Singulière, car elle étonne par sa
violence et, il faut bien le dire - pour nous continentaux
- par son exotisme. Elle parvient, en passant de la violence
symbolique à la violence réelle, à monter que le futur, pour
advenir dans une société aussi archaïque que celle-ci, s’accouche
dans la souffrance. Comme si le scandale était nécessaire
et sa représentation bienvenue, pour expurger ce que ce pays
a sur le cœur. Le cinéma social : des images sur la société,
pour la société.
Lorsque le navire a sombré et que l’homme a disparu, seul
le paysage demeure - superbe et terrifiant.

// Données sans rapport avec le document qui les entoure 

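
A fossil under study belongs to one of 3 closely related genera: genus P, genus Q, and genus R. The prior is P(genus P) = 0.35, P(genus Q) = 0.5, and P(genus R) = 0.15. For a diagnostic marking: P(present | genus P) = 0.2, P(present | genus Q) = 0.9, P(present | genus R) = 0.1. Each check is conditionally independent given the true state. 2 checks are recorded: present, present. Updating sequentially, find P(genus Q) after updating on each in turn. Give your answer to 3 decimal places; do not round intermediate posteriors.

After 'present': normaliser = 0.2·0.3500 + 0.9·0.5000 + 0.1·0.1500; P(genus P) ≈ 0.1308, P(genus Q) ≈ 0.8411, P(genus R) ≈ 0.0280
After 'present': normaliser = 0.2·0.1308 + 0.9·0.8411 + 0.1·0.0280; P(genus P) ≈ 0.0333, P(genus Q) ≈ 0.9631, P(genus R) ≈ 0.0036

0.963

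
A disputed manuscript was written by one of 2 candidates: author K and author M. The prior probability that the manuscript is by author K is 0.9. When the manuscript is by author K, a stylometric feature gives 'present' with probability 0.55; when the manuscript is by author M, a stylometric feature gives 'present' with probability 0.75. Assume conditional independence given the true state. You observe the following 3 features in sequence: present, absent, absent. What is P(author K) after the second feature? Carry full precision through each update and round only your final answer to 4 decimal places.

0.9224

After 'present': P(author K) = 0.55·0.9000 / (0.55·0.9000 + 0.75·0.1000) ≈ 0.8684
After 'absent': P(author K) = 0.45·0.8684 / (0.45·0.8684 + 0.25·0.1316) ≈ 0.9224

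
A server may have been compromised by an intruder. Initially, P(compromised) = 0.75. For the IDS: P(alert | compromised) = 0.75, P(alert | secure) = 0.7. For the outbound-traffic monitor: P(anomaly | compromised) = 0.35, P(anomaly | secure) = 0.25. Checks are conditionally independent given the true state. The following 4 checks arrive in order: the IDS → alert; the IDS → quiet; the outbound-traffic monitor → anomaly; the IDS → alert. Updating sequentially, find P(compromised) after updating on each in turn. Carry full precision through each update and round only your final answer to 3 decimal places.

0.801

Apply Bayes' rule sequentially, carrying P(compromised) forward.
After the IDS='alert': P(compromised) = 0.75·0.7500 / (0.75·0.7500 + 0.7·0.2500) ≈ 0.7627
After the IDS='quiet': P(compromised) = 0.25·0.7627 / (0.25·0.7627 + 0.3·0.2373) ≈ 0.7282
After the outbound-traffic monitor='anomaly': P(compromised) = 0.35·0.7282 / (0.35·0.7282 + 0.25·0.2718) ≈ 0.7895
After the IDS='alert': P(compromised) = 0.75·0.7895 / (0.75·0.7895 + 0.7·0.2105) ≈ 0.8007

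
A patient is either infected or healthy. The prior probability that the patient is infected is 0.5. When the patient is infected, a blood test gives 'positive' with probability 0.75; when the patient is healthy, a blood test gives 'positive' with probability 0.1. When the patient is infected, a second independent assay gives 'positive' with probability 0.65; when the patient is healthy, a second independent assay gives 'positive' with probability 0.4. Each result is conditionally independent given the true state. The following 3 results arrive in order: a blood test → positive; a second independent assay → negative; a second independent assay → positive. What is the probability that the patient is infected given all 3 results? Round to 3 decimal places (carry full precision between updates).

0.877

After a blood test='positive': P(infected) = 0.75·0.5000 / (0.75·0.5000 + 0.1·0.5000) ≈ 0.8824
After a second independent assay='negative': P(infected) = 0.35·0.8824 / (0.35·0.8824 + 0.6·0.1176) ≈ 0.8140
After a second independent assay='positive': P(infected) = 0.65·0.8140 / (0.65·0.8140 + 0.4·0.1860) ≈ 0.8767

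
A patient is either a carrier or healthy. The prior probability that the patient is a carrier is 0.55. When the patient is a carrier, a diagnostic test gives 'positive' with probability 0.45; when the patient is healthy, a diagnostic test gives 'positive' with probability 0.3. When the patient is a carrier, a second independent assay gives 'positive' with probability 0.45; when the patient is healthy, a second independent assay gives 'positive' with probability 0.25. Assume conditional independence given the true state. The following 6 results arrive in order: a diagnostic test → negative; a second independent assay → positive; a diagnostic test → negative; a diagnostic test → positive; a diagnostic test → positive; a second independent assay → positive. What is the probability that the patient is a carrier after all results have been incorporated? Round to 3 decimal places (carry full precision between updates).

After a diagnostic test='negative': P(carrier) = 0.55·0.5500 / (0.55·0.5500 + 0.7·0.4500) ≈ 0.4899
After a second independent assay='positive': P(carrier) = 0.45·0.4899 / (0.45·0.4899 + 0.25·0.5101) ≈ 0.6335
After a diagnostic test='negative': P(carrier) = 0.55·0.6335 / (0.55·0.6335 + 0.7·0.3665) ≈ 0.5759
After a diagnostic test='positive': P(carrier) = 0.45·0.5759 / (0.45·0.5759 + 0.3·0.4241) ≈ 0.6708
After a diagnostic test='positive': P(carrier) = 0.45·0.6708 / (0.45·0.6708 + 0.3·0.3292) ≈ 0.7534
After a second independent assay='positive': P(carrier) = 0.45·0.7534 / (0.45·0.7534 + 0.25·0.2466) ≈ 0.8462

0.846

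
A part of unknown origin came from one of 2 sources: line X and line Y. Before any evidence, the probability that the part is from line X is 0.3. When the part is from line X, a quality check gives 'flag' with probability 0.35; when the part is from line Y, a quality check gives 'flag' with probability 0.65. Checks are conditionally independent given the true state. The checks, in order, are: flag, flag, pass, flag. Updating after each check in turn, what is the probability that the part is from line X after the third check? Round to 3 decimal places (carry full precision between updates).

After 'flag': P(line X) = 0.35·0.3000 / (0.35·0.3000 + 0.65·0.7000) ≈ 0.1875
After 'flag': P(line X) = 0.35·0.1875 / (0.35·0.1875 + 0.65·0.8125) ≈ 0.1105
After 'pass': P(line X) = 0.65·0.1105 / (0.65·0.1105 + 0.35·0.8895) ≈ 0.1875

0.188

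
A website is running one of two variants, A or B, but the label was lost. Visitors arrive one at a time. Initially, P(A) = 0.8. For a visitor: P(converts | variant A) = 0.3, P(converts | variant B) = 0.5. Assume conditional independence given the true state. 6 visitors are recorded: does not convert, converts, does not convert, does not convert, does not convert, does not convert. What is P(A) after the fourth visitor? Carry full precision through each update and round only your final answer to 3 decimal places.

Apply Bayes' rule sequentially, carrying P(A) forward.
After 'does not convert': P(A) = 0.7·0.8000 / (0.7·0.8000 + 0.5·0.2000) ≈ 0.8485
After 'converts': P(A) = 0.3·0.8485 / (0.3·0.8485 + 0.5·0.1515) ≈ 0.7706
After 'does not convert': P(A) = 0.7·0.7706 / (0.7·0.7706 + 0.5·0.2294) ≈ 0.8247
After 'does not convert': P(A) = 0.7·0.8247 / (0.7·0.8247 + 0.5·0.1753) ≈ 0.8682

0.868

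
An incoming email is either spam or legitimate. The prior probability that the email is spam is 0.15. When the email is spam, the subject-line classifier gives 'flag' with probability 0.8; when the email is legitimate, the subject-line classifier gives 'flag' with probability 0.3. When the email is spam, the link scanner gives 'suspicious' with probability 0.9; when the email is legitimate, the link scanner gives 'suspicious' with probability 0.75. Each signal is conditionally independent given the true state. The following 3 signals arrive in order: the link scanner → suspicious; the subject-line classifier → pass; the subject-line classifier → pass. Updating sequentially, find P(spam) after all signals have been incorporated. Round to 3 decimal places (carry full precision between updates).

Each posterior becomes the prior for the next update.
After the link scanner='suspicious': P(spam) = 0.9·0.1500 / (0.9·0.1500 + 0.75·0.8500) ≈ 0.1748
After the subject-line classifier='pass': P(spam) = 0.2·0.1748 / (0.2·0.1748 + 0.7·0.8252) ≈ 0.0571
After the subject-line classifier='pass': P(spam) = 0.2·0.0571 / (0.2·0.0571 + 0.7·0.9429) ≈ 0.0170

0.017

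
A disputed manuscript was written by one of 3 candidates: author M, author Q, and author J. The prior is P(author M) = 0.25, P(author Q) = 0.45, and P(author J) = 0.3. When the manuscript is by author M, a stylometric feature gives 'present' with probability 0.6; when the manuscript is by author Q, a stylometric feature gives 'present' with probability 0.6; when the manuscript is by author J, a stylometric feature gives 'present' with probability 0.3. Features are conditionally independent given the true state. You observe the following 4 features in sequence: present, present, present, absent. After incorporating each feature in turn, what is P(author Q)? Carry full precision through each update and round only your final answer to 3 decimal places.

0.588

After 'present': normaliser = 0.6·0.2500 + 0.6·0.4500 + 0.3·0.3000; P(author M) ≈ 0.2941, P(author Q) ≈ 0.5294, P(author J) ≈ 0.1765
After 'present': normaliser = 0.6·0.2941 + 0.6·0.5294 + 0.3·0.1765; P(author M) ≈ 0.3226, P(author Q) ≈ 0.5806, P(author J) ≈ 0.0968
After 'present': normaliser = 0.6·0.3226 + 0.6·0.5806 + 0.3·0.0968; P(author M) ≈ 0.3390, P(author Q) ≈ 0.6102, P(author J) ≈ 0.0508
After 'absent': normaliser = 0.4·0.3390 + 0.4·0.6102 + 0.7·0.0508; P(author M) ≈ 0.3265, P(author Q) ≈ 0.5878, P(author J) ≈ 0.0857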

Il est l’espace
à la fois spectateur (lui seul demeure inchangé) et acteur,
celui vers lequel les personnages se tournent dans la crise
qu’ils traversent. Il est le lieu de l’abandon, de la perte
de soi au sens propre comme au sens figuré. Les montagnes
enneigées, les fjords noirs, tout fait de ce décor baroque
le théâtre d’une tragédie où les hommes voient dans l’immensité
leur délivrance, qu’elle prenne la forme d’un déchaînement
ultime, d’une errance passagère, ou de la mort. Le paysage
ici est la clé de voûte de l’intrigue, le personnage immuable
d’une comédie qu’il impose aux hommes, comme une condamnation.